I am not suggesting removing anything. Just changing the situation with
supporting all possible versions of all possible frameworks at the same
time. Specifics? If I were you, I would do the following:

* Branch off HAML 2.4 off 2.2 and announce that it is for people who use 2.2
with Rails 2.x, Merb 1.0.x and what is going to be Sinatra 1.0.
* Branch off HAML 2.5 off 2.2 and announce that it is for people who use 2.2
with Rails 3.x and Sinatra-next
* Branch off HAML 2.6 off 2.3 and announce that it is for people who use 2.3
with Rails 3.x and Sinatra-next

Will this make life any more complex for regular Joe The Haml User? I think
this:

* If the announcement is loud and clear, and explains reasoning, community
will spread the word pretty quickly.

* Those who don't care won't be affected and may switch to new branches that
fit them after some time.

* Those who do care and know what framework versions they target will switch
quickly and (hopefully) have less worries when it comes to
   upgrading to the next point release of HAML on their branch.
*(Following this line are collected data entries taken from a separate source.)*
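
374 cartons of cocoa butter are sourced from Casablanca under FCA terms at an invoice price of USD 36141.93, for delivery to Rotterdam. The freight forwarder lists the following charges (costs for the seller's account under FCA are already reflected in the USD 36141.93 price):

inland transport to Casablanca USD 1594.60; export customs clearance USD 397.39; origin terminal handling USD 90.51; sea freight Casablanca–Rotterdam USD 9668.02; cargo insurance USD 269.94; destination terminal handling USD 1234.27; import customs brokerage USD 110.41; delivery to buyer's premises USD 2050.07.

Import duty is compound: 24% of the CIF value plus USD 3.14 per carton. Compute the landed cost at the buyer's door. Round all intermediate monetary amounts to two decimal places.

Total landed cost: USD 61820.41

FCA: the seller delivers export-cleared goods to the carrier; the buyer bears costs from that point.
Already in the invoice (seller's account under FCA): inland to port, export clearance — exclude.
CIF value = FCA price + origin terminal + freight + insurance = 36141.93 + 90.51 + 9668.02 + 269.94 = 46170.40
Ad valorem component: 46170.40 × 24% = 11080.90
Specific component: 374 × 3.14 = 1174.36
Import duty = 11080.90 + 1174.36 = 12255.26
Buyer bears: origin terminal 90.51 + freight 9668.02 + insurance 269.94 + destination terminal 1234.27 + brokerage 110.41 + delivery 2050.07 + duty 12255.26 = 25678.48
Landed cost = invoice 36141.93 + 25678.48 = 61820.41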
* It does not make things any different for HAML 3.0 which may bring
significant new incompatible features, language changes for SASS,
   et cetera. It is still a release several months away if I understand it
correctly.

You have stated that compatibility issues are important to you. If you
really mean it, consider
doing something like suggested above. You have power to do that in 30
minutes. Ok, with announcement texts that is one hour.
Because point releases (2.4 and 2.5 are off 2.2, so I mean them) usually
have a few commits between them, Git makes maintaining 3 branches easy with
cherry-picking. And Gemcutter solved most of release pain points people had
to go through before.

This definitely sounds a bit scary if you look at variety of MySQL versions
and flavors. It's true. But I tend to think if announcement is in the
README, on the site, and in a gem post-intall message (Cucumber uses this
practice), it will be hard to not notice it.